De rechtbank oordeelt op grond van het voorgaande dat verdachte heeft geschoten om een einde te maken aan de ogenblikkelijke wederrechtelijke aanranding van zijn eigen lijf.
Aldus slaagt het beroep op noodweer. De rechtbank acht het bewezene niet strafbaar.
Verdachte dient terzake daarvan dan ook te worden ontslagen van alle rechtsvervolging.
Ten aanzien van de benadeelde partij
Nu aan verdachte - zonder toepassing van artikel 9a van het Wetboek van Strafrecht - geen straf of maatregel is opgelegd, zal de rechtbank bepalen dat de [benadeelde partij] in de vordering niet-ontvankelijk is. De benadeelde partij kan die slechts bij de burgerlijke rechter aanbrengen.
De rechtbank komt op grond van het voorgaande tot de volgende beslissing.
Verklaart bewezen dat verdachte het telastegelegde heeft begaan zoals hiervoor in rubriek 3.2. is aangegeven.
Verklaart niet bewezen hetgeen aan verdachte meer of anders is telastegelegd dan hiervoor is bewezen verklaard en spreekt verdachte daarvan vrij.
Het primair bewezenverklaarde levert op:
Verklaart het bewezene niet strafbaar en ontslaat verdachte van alle rechtsvervolging terzake daarvan.

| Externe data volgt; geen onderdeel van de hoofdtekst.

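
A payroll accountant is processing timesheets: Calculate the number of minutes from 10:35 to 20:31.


Start time: 10:35 = 635 minutes from midnight
End time: 20:31 = 1231 minutes from midnight
Difference: 1231 - 635 = 596 minutes
That is 9 hours and 56 minutes

596


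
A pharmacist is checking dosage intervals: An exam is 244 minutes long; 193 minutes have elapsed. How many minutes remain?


Total budget: 244 minutes
Time used: 193 minutes
Remaining: 244 - 193 = 51 minutes
Percent used: 79.1%
Percent remaining: 20.9%

51


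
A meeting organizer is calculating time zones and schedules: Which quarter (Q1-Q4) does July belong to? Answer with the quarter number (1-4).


Month: July (month 7)
Q1: January-March (months 1-3)
Q2: April-June (months 4-6)
Q3: July-September (months 7-9)
Q4: October-December (months 10-12)
Month 7 falls in Q3

3


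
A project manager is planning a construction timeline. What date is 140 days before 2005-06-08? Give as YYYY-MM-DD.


Start: 2005-06-08
Subtracting 140 days
Days already passed in June: 8
After going back through June: 132 more days to subtract
May 2005: 31 days, 101 remaining
April 2005: 30 days, 71 remaining
March 2005: 31 days, 40 remaining
February 2005: 28 days, 12 remaining
Result: 2005-01-19

2005-01-19


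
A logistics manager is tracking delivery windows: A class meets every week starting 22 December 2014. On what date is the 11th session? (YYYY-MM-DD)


First occurrence: 2014-12-22 (occurrence 1)
Each occurrence is 7 days after the previous.
Occurrence 11 is 10 weeks after the first.
10 weeks = 70 days
2014-12-22 + 70 days = 2015-03-02

2015-03-02


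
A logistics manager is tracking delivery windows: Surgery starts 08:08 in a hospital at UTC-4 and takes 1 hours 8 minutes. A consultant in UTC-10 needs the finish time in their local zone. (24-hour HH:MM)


Start: 08:08 in UTC-4
Step 1 - add duration:
  minutes: 8 + 8 = 16
  hours: 8 + 1 + 0 = 9
  end in UTC-4: 09:16
Step 2 - convert UTC-4 -> UTC-10:
  offset difference: -10 - (-4) = -6 hours
  9 + (-6) = 3 -> mod 24 = 3
Result: 03:16 in UTC-10

03:16


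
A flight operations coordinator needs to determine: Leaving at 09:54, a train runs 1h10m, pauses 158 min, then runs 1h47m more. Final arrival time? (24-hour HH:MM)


Depart: 09:54
Leg 1: +70 min -> 11:04
Layover: +158 min -> 13:42
Leg 2: +107 min -> 15:29
Total travel: 335 minutes = 5h 35m
Arrival: 15:29

15:29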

Bepaalt dat de [benadeelde partij], niet-ontvankelijk in zijn vordering is.
Dit vonnis is gewezen door
mr. A.B. Leeser-Gassan, voorzitter,
mrs. E.M.M. Gabel en B.M. Vroom-Cramer, rechters,
in tegenwoordigheid van mr. M.W.P. Pijls, griffier,
en uitgesproken op de openbare terechtzitting van deze rechtbank van 28 juli 2005.